Scripps expert explains types of thyroid disease and treatments

Scripps expert explains types of thyroid disease and treatments

Your thyroid gland produces hormones that affect your metabolism, energy level, body temperature and more. If it produces too much or not enough thyroid hormone — known as an imbalance — you may experience symptoms ranging from barely noticeable to very bothersome.

In this video, San Diego Health host Susan Taylor talks with Matthew Levine, MD, an endocrinologist at Scripps Clinic Anderson Medical Pavilion in La Jolla and Scripps Clinic Carmel Valley, about thyroid hormone problems and how to correct them.

What causes thyroid disease?

The thyroid is a butterfly-shaped gland in the front of your neck just below the Adam’s apple. Thyroid disease, which causes hormone imbalances, typically results from abnormal thyroid function and becomes more common with age.

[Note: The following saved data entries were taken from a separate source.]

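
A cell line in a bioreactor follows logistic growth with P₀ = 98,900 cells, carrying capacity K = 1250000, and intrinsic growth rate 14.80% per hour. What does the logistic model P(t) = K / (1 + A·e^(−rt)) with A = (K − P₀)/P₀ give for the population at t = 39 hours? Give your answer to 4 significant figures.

A = (1250000 − 98900)/98900 = 11.63903
P(39) = 1250000 / (1 + 11.63903·e^(−0.148·39)) = 1250000 / (1 + 11.63903·0.003114)
= 1250000 / 1.03624 ≈ 1206286.12

≈ 1,206,000 cells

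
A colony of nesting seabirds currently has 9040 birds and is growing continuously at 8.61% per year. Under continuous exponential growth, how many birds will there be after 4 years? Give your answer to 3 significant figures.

≈ 12,800 birds

P(4) = 9040 · e^(0.0861·4) = 9040 · e^(0.3444)
= 9040 · 1.41114 ≈ 12756.73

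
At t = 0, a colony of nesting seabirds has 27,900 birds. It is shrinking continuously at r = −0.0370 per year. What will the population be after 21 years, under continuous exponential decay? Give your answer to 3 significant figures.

≈ 12,800 birds

P(21) = 27900 · e^(-0.037·21) = 27900 · e^(-0.777)
= 27900 · 0.45978 ≈ 12827.95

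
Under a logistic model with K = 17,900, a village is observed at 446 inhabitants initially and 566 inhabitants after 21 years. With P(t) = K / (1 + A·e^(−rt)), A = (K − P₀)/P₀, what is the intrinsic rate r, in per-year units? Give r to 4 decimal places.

A = (17900 − 446)/446 = 39.13453
566 = 17900/(1 + 39.13453·e^(−r·21)) → e^(−21r) = (31.62544 − 1)/39.13453 = 0.782568
r = −ln(0.782568)/21 = 0.24517/21

r ≈ 0.0117 per year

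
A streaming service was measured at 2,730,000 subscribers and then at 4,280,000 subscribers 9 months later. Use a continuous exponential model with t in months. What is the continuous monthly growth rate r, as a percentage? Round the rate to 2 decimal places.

r ≈ 5.00% per month

4280000 = 2730000 · e^(r·9)
e^(9r) = 4280000/2730000 = 1.56777
r = ln(1.56777) / 9 = 0.44965 / 9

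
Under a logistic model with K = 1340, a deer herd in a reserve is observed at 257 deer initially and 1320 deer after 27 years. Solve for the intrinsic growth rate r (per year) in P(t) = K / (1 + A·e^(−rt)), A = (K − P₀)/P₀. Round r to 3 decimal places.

r ≈ 0.208 per year

A = (1340 − 257)/257 = 4.21401
1320 = 1340/(1 + 4.21401·e^(−r·27)) → e^(−27r) = (1.01515 − 1)/4.21401 = 0.003596
r = −ln(0.003596)/27 = 5.62807/27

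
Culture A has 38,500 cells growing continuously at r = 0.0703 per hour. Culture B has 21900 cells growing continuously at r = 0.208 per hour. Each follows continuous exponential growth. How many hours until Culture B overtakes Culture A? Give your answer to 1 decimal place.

t ≈ 4.1 hours

38500·e^(0.0703t) = 21900·e^(0.208t)
38500/21900 = e^((0.208 − 0.0703)t) → ln(1.75799) = 0.1377·t
t = 0.56417 / 0.1377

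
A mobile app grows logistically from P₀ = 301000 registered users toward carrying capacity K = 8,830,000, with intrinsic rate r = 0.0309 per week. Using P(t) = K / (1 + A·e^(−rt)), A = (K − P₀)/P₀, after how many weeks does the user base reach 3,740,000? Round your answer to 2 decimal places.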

Thyroid disease is usually due to an autoimmune condition, which causes a person’s immune system to mistakenly attack their own healthy cells. Hashimoto’s thyroiditis, for example, can disrupt the thyroid gland’s hormone production, while Graves’ disease results in too much hormone. Autoimmune conditions typically run in families and tend to affect women more often than men.

Another cause of thyroid disease is the abnormal growth of nodules in the thyroid gland, which affect hormone production. These too are more common in women, can run in families and increase with age.

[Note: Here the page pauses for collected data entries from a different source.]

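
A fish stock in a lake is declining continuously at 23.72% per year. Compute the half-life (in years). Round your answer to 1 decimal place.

half-life = ln(2) / |r| = 0.69315 / 0.2372

half-life ≈ 2.9 years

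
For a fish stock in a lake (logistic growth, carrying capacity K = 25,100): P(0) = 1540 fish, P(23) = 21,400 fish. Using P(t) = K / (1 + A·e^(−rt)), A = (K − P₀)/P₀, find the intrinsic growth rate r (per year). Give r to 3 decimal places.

A = (25100 − 1540)/1540 = 15.2987
21400 = 25100/(1 + 15.2987·e^(−r·23)) → e^(−23r) = (1.1729 − 1)/15.2987 = 0.011301
r = −ln(0.011301)/23 = 4.48283/23

r ≈ 0.195 per year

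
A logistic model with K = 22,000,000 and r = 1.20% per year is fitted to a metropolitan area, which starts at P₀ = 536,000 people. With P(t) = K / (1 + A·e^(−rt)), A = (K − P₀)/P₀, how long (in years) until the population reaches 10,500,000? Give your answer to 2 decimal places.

t ≈ 299.92 years

A = (22000000 − 536000)/536000 = 40.04478
10500000 = 22000000/(1 + 40.04478·e^(−0.012t)) → 1 + 40.04478·e^(−0.012t) = 2.09524
e^(−0.012t) = 0.02735 → t = ln(36.56262)/0.012 = 3.59903/0.012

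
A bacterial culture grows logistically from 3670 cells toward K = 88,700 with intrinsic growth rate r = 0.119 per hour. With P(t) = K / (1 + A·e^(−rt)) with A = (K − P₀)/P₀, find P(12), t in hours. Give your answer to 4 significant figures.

A = (88700 − 3670)/3670 = 23.16894
P(12) = 88700 / (1 + 23.16894·e^(−0.119·12)) = 88700 / (1 + 23.16894·0.239788)
= 88700 / 6.55563 ≈ 13530.35

≈ 13,530 cells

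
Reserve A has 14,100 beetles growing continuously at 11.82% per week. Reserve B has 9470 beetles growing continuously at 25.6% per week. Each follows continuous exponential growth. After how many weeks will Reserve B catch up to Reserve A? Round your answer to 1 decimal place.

14100·e^(0.1182t) = 9470·e^(0.256t)
14100/9470 = e^((0.256 − 0.1182)t) → ln(1.48891) = 0.1378·t
t = 0.39805 / 0.1378

t ≈ 2.9 weeks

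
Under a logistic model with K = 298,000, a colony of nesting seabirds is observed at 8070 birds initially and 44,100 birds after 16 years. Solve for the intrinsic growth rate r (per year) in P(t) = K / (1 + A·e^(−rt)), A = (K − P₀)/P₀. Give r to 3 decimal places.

r ≈ 0.114 per year

A = (298000 − 8070)/8070 = 35.92689
44100 = 298000/(1 + 35.92689·e^(−r·16)) → e^(−16r) = (6.75737 − 1)/35.92689 = 0.160252
r = −ln(0.160252)/16 = 1.83101/16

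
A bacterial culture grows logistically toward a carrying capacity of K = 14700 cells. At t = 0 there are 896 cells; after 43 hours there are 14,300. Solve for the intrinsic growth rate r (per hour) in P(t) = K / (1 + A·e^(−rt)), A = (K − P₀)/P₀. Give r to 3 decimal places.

r ≈ 0.147 per hour

A = (14700 − 896)/896 = 15.40625
14300 = 14700/(1 + 15.40625·e^(−r·43)) → e^(−43r) = (1.02797 − 1)/15.40625 = 0.001816
r = −ln(0.001816)/43 = 6.31132/43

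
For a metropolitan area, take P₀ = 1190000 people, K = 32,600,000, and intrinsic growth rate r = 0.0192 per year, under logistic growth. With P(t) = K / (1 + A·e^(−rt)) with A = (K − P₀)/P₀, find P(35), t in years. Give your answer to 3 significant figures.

≈ 2,250,000 people

A = (32600000 − 1190000)/1190000 = 26.39496
P(35) = 32600000 / (1 + 26.39496·e^(−0.0192·35)) = 32600000 / (1 + 26.39496·0.510686)
= 32600000 / 14.47954 ≈ 2251452.68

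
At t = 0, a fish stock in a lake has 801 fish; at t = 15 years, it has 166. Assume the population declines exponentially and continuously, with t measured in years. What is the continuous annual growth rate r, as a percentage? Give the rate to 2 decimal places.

166 = 801 · e^(r·15)
e^(15r) = 166/801 = 0.20724
r = ln(0.20724) / 15 = -1.57387 / 15

r ≈ -10.49% per year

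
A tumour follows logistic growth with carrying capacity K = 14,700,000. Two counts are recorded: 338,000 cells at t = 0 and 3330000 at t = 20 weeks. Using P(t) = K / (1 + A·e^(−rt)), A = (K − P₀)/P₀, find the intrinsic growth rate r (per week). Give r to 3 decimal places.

r ≈ 0.126 per week

A = (14700000 − 338000)/338000 = 42.49112
3330000 = 14700000/(1 + 42.49112·e^(−r·20)) → e^(−20r) = (4.41441 − 1)/42.49112 = 0.080356
r = −ln(0.080356)/20 = 2.52129/20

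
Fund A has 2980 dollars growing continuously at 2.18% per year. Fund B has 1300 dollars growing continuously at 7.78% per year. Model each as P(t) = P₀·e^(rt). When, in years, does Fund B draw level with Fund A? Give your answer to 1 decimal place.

2980·e^(0.0218t) = 1300·e^(0.0778t)
2980/1300 = e^((0.0778 − 0.0218)t) → ln(2.29231) = 0.056·t
t = 0.82956 / 0.056

t ≈ 14.8 years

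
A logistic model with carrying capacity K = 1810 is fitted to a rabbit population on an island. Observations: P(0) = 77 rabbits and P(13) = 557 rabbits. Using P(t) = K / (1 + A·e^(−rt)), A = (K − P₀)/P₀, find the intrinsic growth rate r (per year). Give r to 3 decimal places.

r ≈ 0.177 per year

A = (1810 − 77)/77 = 22.50649
557 = 1810/(1 + 22.50649·e^(−r·13)) → e^(−13r) = (3.24955 − 1)/22.50649 = 0.099951
r = −ln(0.099951)/13 = 2.30307/13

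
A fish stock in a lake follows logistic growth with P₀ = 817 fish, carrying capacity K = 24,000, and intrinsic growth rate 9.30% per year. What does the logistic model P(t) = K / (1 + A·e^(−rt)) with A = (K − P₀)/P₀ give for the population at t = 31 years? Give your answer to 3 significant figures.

A = (24000 − 817)/817 = 28.37576
P(31) = 24000 / (1 + 28.37576·e^(−0.093·31)) = 24000 / (1 + 28.37576·0.055967)
= 24000 / 2.5881 ≈ 9273.23

≈ 9,270 fish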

Often, nodules are discovered during a physical exam or when a patient has X-rays or imaging tests for other reasons. Doctors diagnose, evaluate and monitor thyroid nodules using ultrasound. Most growths are benign or noncancerous, but about 10% indicate thyroid cancer.

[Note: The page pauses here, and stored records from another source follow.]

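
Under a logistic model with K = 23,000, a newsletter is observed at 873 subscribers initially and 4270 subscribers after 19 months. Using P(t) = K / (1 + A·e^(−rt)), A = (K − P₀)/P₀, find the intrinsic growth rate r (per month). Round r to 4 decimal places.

A = (23000 − 873)/873 = 25.34593
4270 = 23000/(1 + 25.34593·e^(−r·19)) → e^(−19r) = (5.38642 − 1)/25.34593 = 0.173062
r = −ln(0.173062)/19 = 1.75411/19

r ≈ 0.0923 per month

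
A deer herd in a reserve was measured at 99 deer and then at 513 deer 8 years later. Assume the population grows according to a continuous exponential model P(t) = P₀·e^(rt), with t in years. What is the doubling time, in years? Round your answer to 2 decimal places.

doubling time ≈ 3.37 years

r = ln(513/99) / 8 = ln(5.18182) / 8 ≈ 0.205644 per year
doubling time = ln 2 / |r| = 0.69315 / 0.205644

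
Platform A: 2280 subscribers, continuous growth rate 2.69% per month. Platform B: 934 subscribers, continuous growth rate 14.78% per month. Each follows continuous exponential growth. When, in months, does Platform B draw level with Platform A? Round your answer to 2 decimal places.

t ≈ 7.38 months

2280·e^(0.0269t) = 934·e^(0.1478t)
2280/934 = e^((0.1478 − 0.0269)t) → ln(2.44111) = 0.1209·t
t = 0.89245 / 0.1209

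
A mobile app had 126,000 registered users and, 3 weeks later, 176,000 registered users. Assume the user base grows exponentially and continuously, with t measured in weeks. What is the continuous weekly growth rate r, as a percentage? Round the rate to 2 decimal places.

176000 = 126000 · e^(r·3)
e^(3r) = 176000/126000 = 1.39683
r = ln(1.39683) / 3 = 0.3342 / 3

r ≈ 11.14% per week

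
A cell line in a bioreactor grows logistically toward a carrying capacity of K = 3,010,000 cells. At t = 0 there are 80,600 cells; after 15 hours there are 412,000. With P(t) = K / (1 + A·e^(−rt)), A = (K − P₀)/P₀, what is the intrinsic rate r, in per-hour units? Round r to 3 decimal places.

r ≈ 0.117 per hour

A = (3010000 − 80600)/80600 = 36.34491
412000 = 3010000/(1 + 36.34491·e^(−r·15)) → e^(−15r) = (7.30583 − 1)/36.34491 = 0.1735
r = −ln(0.1735)/15 = 1.75158/15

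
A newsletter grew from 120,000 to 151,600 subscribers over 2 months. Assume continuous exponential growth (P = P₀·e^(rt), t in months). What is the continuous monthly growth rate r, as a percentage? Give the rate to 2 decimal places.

151600 = 120000 · e^(r·2)
e^(2r) = 151600/120000 = 1.26333
r = ln(1.26333) / 2 = 0.23375 / 2

r ≈ 11.69% per month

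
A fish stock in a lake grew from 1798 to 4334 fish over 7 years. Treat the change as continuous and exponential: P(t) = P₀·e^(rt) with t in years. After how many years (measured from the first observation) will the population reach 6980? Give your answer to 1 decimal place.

r = ln(4334/1798) / 7 ≈ 0.125688 per year
t = ln(6980/1798) / r = 1.35637 / 0.125688 ≈ 10.792

t ≈ 10.8 years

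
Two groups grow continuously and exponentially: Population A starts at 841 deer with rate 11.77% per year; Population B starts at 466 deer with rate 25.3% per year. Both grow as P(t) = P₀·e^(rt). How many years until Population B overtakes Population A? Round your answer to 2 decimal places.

841·e^(0.1177t) = 466·e^(0.253t)
841/466 = e^((0.253 − 0.1177)t) → ln(1.80472) = 0.1353·t
t = 0.59041 / 0.1353

t ≈ 4.36 years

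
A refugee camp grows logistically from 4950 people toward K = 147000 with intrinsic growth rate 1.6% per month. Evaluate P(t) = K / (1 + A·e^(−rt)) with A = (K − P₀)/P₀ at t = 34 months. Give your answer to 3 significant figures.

A = (147000 − 4950)/4950 = 28.69697
P(34) = 147000 / (1 + 28.69697·e^(−0.016·34)) = 147000 / (1 + 28.69697·0.580422)
= 147000 / 17.65635 ≈ 8325.62

≈ 8,330 people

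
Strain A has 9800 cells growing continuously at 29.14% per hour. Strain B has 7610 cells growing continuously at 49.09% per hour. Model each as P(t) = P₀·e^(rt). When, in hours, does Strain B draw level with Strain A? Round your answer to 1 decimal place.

9800·e^(0.2914t) = 7610·e^(0.4909t)
9800/7610 = e^((0.4909 − 0.2914)t) → ln(1.28778) = 0.1995·t
t = 0.25292 / 0.1995

t ≈ 1.3 hours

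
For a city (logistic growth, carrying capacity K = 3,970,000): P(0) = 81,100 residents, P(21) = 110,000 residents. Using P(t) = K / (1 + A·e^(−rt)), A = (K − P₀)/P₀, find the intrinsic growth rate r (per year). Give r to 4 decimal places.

A = (3970000 − 81100)/81100 = 47.95191
110000 = 3970000/(1 + 47.95191·e^(−r·21)) → e^(−21r) = (36.09091 − 1)/47.95191 = 0.731794
r = −ln(0.731794)/21 = 0.31226/21

r ≈ 0.0149 per year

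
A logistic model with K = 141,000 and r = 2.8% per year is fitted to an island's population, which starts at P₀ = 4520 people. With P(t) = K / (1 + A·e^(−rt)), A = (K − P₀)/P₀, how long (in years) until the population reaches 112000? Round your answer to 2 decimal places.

A = (141000 − 4520)/4520 = 30.19469
112000 = 141000/(1 + 30.19469·e^(−0.028t)) → 1 + 30.19469·e^(−0.028t) = 1.25893
e^(−0.028t) = 0.008575 → t = ln(116.61398)/0.028 = 4.75887/0.028

t ≈ 169.96 years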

What are types and symptoms of thyroid disease

Hypothyroidism, or underactive thyroid, happens when the thyroid gland does not produce enough hormone. It can affect up to about 10% of individuals as they age. Symptoms of underactive thyroid can be vague but often include weight gain, dry skin and feeling fatigued, sluggish, cold or weak. 

Conversely, hyperthyroidism or overactive thyroid occurs when the thyroid gland produces too much hormone. As you might expect, overactive thyroid symptoms can include weight loss, sweating, having a rapid heart rate and feeling jittery or anxious. Hyperthyroidism affects about 5% of people.

In addition, feeling something unusual in your neck beneath the Adam’s apple or having difficulty breathing or swallowing may indicate a growth developing on the thyroid gland.

“The sign and symptoms of thyroid disease can be elusive or nonspecific. Things like fatigue or weakness, for example, can be caused by a whole host of other possibilities,” explains Dr. Levine. “But with that said, if somebody has symptoms emerging over time that are outside of what they would usually feel, that’s a good reason to go see your physician to find out whether they could be related to thyroid disease.”

Thyroid disease can be easily diagnosed by a blood test that measures the amount and type of thyroid hormone in your blood.

What are treatments for thyroid disease?

Treatment for thyroid disease depends on the cause and severity of the condition. Underactive thyroid is typically treated with thyroid hormone replacement pills, usually needed for life. Overactive thyroid treatment may be more complex.

“Depending on the exact reason for the overactivity, treatment, could also be as simple as a pill that somebody can take daily,” says Dr. Levine. “Or, it can be more definitive, such as a radioactive treatment to knock out or ablate the thyroid or even surgery to remove the thyroid gland.”

If the cause is thyroid cancer, treatment is often surgery to remove part or all of the thyroid gland. Thyroid cancer typically does not require chemotherapy or radiation therapy, and the cure rate is very good.

“Even though the symptoms of thyroid disease can be nonspecific and caused by other possibilities, it is common, easily diagnosed and easily treated,” says Dr. Levine. “So it would be a shame for somebody who is having symptoms to not get evaluated.”